30/12/2006
Ano 10 - Número 509


 

ENÉAS ATHANÁZIO
ARQUIVO

 

Enéas Athanázio


 

PERSONAGENS E AUTORES

 

Passam os anos e continuo um leitor voraz. Costumo ler até gêneros que têm poucos aficionados, como teoria e história literária, crítica e ensaios, inclusive aqueles bem encruados. Perdi a conta dos livros que li, embora a pilha dos que aguardam leitura não cesse de crescer.
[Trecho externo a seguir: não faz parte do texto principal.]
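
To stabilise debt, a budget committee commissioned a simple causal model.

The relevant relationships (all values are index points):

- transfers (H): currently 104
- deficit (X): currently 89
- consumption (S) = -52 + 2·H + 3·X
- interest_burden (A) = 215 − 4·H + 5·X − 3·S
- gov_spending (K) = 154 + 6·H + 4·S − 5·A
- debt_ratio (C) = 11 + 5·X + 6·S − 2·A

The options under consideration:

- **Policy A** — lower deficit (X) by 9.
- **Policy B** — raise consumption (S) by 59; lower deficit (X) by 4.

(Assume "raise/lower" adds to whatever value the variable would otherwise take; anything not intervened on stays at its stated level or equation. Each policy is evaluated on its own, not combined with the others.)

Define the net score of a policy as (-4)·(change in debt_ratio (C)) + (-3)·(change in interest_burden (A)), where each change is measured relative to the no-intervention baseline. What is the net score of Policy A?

1008

Baseline:
  H = 104
  X = 89
  S = -52 + 2·104 + 3·89 = 423
  A = 215 − 4·104 + 5·89 − 3·423 = -1025
  C = 11 + 5·89 + 6·423 − 2·(-1025) = 5044
Policy A (X − 9):
  H = 104
  X = 89 − 9 = 80
  S = -52 + 2·104 + 3·80 = 396
  A = 215 − 4·104 + 5·80 − 3·396 = -989
  C = 11 + 5·80 + 6·396 − 2·(-989) = 4765
ΔC = 4765 − 5044 = -279; ΔA = -989 − (-1025) = 36
Score = (-4)·(-279) + (-3)·36 = 1008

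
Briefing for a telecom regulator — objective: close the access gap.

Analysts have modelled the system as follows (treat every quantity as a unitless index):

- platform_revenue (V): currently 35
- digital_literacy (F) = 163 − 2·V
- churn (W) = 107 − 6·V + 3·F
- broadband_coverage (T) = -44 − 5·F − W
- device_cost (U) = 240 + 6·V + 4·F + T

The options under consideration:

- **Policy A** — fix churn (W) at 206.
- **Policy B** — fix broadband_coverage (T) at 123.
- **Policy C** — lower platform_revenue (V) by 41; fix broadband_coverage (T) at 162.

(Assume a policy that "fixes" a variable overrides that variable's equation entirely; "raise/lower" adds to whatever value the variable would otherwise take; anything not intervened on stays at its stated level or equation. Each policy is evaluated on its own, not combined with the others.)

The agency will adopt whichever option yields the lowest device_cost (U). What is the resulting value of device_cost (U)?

Policy A (W := 206):
  V = 35
  F = 163 − 2·35 = 93
  W = 206
  T = -44 − 5·93 − 206 = -715
  U = 240 + 6·35 + 4·93 + (-715) = 107
Policy B (T := 123):
  V = 35
  F = 163 − 2·35 = 93
  W = 107 − 6·35 + 3·93 = 176
  T = 123
  U = 240 + 6·35 + 4·93 + 123 = 945
Policy C (V − 41, T := 162):
  V = 35 − 41 = -6
  F = 163 − 2·(-6) = 175
  W = 107 − 6·(-6) + 3·175 = 668
  T = 162
  U = 240 + 6·(-6) + 4·175 + 162 = 1066
Comparing — Policy A: U=107, Policy B: U=945, Policy C: U=1066. Lowest is 107 (Policy A).

107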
Nestes últimos meses venho lendo os romances que a “Folha de S. Paulo” publicou, alguns deles já lidos, mas que reli com grato prazer, como aconteceu com “O Velho e o Mar”, de Hemingway, e “O Processo”, de Kafka. Li ainda “A Linha de Sombra”, de Joseph Conrad, “O Grande Gatsby”, de F. Scott Fitzgerald, “Pantaleão e as Visitadoras”, de Mario Vargas Llosa, e “Nosso Homem em Havana”, de Graham Greene. Todos romances de primeira linha, cada autor resguardando sua personalidade e estilo.

Quanto ao “Pantaleão”, de Vargas Llosa, é um romance que vem ratificar aquilo que sempre afirmo: a semelhança impressionante entre todos nós, os sul-americanos. O livro retrata um “clima” que em nada difere do nosso, dando a impressão de que o Peru não passa de outra região brasileira, ainda que falando espanhol. Nele estão as malandragens dos personagens, o uso do jeitinho, o jogo-de-cintura, as negaças, as jogadas dos políticos, as religiões messiânicas explorando os incautos, a devastação inclemente da floresta amazônica, a imprensa sensacionalista, a corrupção, a exploração de menores e prostitutas, a ausência do poder público e por aí afora. Fica a mesma sensação deixada pelos romances de Jorge Amado ou Érico Veríssimo. Somos todos “hermanitos”, ainda que de idiomas diferentes.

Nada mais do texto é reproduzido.